A recent report from the IRI Recession-Proof Your Business series explored these behaviors to glean strategies for success in future economic downturns.
Here are a few key takeaways for CPG manufacturers and retailers to keep in mind as economist increasingly highlight the prospects for a U.S. recession.
Value tier brands gained in both dollar and unit sales between 2008-2009, as consumer shifted their buying patterns in response to rising prices. But while “value” was a key product attribute, it didn’t necessarily mean “cheap.”
Reinforcing the overall value of products by communicating special benefits, such as convenience, health, or multifunctionality is a time-tested strategy to boost sales and attract new buyers.
In 2022, for instance, consumers have been willing to sustain multiple price increases for products like prepared foods, pre-sliced produce, and deli trays, which demonstrate value beyond the price tag.
Furthermore, offering the right variety of pack sizes and price points can provide affordability for those who seek it while simultaneously serving shoppers looking to trade up for indulgence.
Retailers that expand their assortments with a balance of value and premium offerings are likely to grow in the year ahead.
Share of private label food and beverage increased during the Great Recession, mostly outpacing branded growth, and is poised to rise in 2022. Top departments for private label growth include healthcare, fresh/perishable, frozen, and center store.

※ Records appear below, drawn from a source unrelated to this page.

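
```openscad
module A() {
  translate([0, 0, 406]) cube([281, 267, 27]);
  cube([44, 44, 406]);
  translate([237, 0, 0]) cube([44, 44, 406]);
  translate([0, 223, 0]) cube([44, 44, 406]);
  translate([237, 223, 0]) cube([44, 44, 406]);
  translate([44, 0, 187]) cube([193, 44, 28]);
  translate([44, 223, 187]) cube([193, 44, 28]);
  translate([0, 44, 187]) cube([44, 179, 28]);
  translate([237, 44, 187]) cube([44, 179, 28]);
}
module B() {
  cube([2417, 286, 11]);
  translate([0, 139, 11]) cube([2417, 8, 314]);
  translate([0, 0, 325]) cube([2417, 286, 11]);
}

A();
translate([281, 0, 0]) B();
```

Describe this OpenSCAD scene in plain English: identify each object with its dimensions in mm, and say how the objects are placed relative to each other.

A is a simple wooden stool: a rectangular seat 281 mm (x) by 267 mm (y), 27 mm thick, top face at z = 433 mm, on four square legs, each 44×44 mm in cross-section. The legs rest on z = 0, each flush with a corner of the seat. Four stretchers, 44 mm wide and 28 mm tall, connect adjacent legs with their undersides at z = 187 mm, each running between the inner faces of the legs it joins and aligned with the legs' outer faces on the other axis.

B is an I-beam lying along x, 2417 mm long. Overall section height 336 mm. Two flanges 286 mm wide (y) and 11 mm thick, one on the floor and one at the top; a web 8 mm thick runs between them, centred on the flange width.

The I-beam is against the stool's +x side, with their −y faces flush.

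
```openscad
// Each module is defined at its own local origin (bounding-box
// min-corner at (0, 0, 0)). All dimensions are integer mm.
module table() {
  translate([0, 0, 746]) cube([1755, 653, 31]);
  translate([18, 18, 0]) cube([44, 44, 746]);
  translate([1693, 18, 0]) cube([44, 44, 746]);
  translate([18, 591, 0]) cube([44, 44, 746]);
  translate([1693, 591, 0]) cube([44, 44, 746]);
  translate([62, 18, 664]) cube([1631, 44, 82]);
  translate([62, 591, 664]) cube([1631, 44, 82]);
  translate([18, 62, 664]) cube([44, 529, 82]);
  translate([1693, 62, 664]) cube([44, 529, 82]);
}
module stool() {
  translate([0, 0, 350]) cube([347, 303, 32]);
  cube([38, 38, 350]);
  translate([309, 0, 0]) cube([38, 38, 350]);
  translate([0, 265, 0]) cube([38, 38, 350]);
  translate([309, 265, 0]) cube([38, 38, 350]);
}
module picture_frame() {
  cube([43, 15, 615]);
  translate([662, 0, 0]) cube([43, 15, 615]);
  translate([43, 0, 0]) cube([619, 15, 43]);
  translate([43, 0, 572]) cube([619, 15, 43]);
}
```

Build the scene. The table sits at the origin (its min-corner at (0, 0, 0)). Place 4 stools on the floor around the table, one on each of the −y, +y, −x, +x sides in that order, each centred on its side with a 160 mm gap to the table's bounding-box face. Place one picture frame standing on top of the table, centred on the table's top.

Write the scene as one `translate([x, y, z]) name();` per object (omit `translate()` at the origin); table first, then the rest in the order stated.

table();
translate([704, -463, 0]) stool();
translate([704, 813, 0]) stool();
translate([-507, 175, 0]) stool();
translate([1915, 175, 0]) stool();
translate([525, 319, 777]) picture_frame();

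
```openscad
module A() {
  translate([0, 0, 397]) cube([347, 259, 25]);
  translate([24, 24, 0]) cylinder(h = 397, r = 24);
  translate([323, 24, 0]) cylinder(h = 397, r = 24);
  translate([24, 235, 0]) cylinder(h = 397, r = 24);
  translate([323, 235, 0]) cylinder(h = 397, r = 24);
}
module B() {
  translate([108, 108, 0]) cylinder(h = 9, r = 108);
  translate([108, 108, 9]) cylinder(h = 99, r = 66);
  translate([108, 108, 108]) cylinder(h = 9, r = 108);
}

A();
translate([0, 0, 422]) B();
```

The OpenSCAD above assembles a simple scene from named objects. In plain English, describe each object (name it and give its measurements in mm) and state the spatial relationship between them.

A is a four-legged stool. The seat is 347×259 mm, 25 mm thick, top at z = 422 mm. It stands on four round legs, each 48 mm in diameter, from z = 0 to the seat underside, each leg's axis is inset half a diameter from the nearest pair of seat edges (so the leg's bounding box is flush with the corner).

B is a spool: two coaxial disc flanges of radius 108 mm and thickness 9 mm, joined by a core cylinder of radius 66 mm and height 99 mm. The lower flange rests on z = 0 and the three cylinders share a vertical axis.

The spool is on top of the stool.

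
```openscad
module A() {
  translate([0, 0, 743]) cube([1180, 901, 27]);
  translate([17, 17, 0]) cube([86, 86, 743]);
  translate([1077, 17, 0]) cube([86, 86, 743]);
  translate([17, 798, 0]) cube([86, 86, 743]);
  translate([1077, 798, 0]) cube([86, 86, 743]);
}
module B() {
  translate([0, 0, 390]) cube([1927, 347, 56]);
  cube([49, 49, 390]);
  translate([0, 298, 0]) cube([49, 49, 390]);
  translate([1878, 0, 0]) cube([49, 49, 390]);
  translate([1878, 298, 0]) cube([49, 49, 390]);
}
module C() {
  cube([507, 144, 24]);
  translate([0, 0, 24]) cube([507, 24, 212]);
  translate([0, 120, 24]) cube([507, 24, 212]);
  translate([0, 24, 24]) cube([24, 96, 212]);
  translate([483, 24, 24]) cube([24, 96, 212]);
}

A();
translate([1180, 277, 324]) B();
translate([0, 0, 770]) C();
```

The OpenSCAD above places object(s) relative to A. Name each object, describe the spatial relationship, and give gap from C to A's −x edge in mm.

A is a table. B is a bench. C is an open box. The bench is beside the table with their tops flush at z = 770. The open box is on top of the table. The gap from the open box to the table's −x edge is 0 mm.

The open box's min-x is at 0; the table's min-x is 0; gap = 0 mm.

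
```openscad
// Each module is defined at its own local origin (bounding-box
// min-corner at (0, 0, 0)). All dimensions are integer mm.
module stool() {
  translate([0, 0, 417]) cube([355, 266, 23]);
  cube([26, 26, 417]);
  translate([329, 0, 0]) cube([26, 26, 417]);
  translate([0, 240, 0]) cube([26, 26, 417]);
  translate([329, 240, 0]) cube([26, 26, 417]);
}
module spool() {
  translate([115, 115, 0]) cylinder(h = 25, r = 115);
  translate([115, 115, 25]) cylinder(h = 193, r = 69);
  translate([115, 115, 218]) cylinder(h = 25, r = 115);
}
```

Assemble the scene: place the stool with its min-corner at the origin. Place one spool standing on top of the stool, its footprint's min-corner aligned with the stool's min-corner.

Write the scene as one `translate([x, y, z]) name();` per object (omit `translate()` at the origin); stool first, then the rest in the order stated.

stool();
translate([0, 0, 440]) spool();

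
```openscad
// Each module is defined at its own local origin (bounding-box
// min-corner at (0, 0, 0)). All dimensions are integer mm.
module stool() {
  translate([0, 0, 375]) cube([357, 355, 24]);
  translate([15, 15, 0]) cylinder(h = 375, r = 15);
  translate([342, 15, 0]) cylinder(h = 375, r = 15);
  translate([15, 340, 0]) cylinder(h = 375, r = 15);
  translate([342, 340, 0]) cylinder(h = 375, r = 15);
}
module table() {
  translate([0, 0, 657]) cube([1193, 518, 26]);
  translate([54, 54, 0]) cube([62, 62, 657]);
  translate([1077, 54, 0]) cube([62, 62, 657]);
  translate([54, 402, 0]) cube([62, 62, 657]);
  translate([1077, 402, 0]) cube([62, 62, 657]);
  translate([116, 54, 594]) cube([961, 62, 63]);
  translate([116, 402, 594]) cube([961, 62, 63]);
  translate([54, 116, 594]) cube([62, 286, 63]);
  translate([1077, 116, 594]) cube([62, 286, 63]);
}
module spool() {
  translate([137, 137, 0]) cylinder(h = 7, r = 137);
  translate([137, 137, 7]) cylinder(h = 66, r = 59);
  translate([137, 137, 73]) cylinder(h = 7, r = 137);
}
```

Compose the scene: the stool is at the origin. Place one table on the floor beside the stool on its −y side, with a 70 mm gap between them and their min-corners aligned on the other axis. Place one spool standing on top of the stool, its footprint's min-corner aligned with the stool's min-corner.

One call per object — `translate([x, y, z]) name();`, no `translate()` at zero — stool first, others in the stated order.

stool();
translate([0, -588, 0]) table();
translate([0, 0, 399]) spool();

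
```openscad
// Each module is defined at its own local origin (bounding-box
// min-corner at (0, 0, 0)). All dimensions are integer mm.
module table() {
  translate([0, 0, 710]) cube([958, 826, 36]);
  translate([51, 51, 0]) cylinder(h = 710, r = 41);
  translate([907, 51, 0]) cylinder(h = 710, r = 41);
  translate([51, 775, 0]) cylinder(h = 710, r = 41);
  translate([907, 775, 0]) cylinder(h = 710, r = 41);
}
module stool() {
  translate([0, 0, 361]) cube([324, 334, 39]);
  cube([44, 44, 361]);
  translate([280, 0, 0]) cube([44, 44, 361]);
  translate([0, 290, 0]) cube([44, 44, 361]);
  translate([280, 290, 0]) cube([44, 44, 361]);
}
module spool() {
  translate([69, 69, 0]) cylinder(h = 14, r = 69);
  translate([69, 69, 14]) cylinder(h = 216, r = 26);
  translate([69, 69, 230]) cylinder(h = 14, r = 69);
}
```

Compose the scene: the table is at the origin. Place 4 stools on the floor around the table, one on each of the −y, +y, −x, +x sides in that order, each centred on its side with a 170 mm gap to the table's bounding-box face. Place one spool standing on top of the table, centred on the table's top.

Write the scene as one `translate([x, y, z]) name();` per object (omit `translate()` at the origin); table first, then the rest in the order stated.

table();
translate([317, -504, 0]) stool();
translate([317, 996, 0]) stool();
translate([-494, 246, 0]) stool();
translate([1128, 246, 0]) stool();
translate([410, 344, 746]) spool();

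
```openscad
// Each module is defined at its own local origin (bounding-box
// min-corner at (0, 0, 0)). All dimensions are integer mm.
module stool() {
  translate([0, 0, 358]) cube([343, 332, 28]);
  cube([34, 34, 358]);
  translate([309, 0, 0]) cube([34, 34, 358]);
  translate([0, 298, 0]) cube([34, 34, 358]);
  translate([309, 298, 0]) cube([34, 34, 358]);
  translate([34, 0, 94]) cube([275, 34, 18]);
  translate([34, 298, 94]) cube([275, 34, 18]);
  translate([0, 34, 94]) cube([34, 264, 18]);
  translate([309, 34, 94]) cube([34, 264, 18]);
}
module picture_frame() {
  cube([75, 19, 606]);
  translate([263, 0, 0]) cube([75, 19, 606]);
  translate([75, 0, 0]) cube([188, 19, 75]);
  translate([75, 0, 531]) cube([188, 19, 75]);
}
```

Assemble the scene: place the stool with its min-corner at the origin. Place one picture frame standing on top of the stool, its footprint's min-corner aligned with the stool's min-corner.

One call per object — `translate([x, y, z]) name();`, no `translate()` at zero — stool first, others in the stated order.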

Consumer spending during and after the recessionary period also gravitated towards comfort and personal indulgence. Focusing on similar COVID-19 induced trends like self-care, preventative nutrition, and at-home convenience meals, are an ongoing strategy for success, with IRI predicting these shopping behaviors are likely to continue for the next few years.
Capitalize on New Occasions
Offering new products that deliver special benefits can drive sales and command higher prices. With that, innovations that achieved new product pacesetter status during the recession tapped into:
- Premiumization: Consumers were willing to spend more on DIY services, small indulgences, and higher quality entrées, often as a tradeoff for not dining out.
- Multi-Serve: The improved quality of microwaveable products boosted this trend, but consumers were also partial to products that delivered more.
- Multi-Function Consumers were drawn to known brand collaborations that could deliver multiple benefits, saving both time and money.
- Adjacencies: Several brands, including Kellogg’s Special K, Dove, Gatorade, Starbucks and Crest, successfully pushed into adjacent categories to tap into pockets of growth.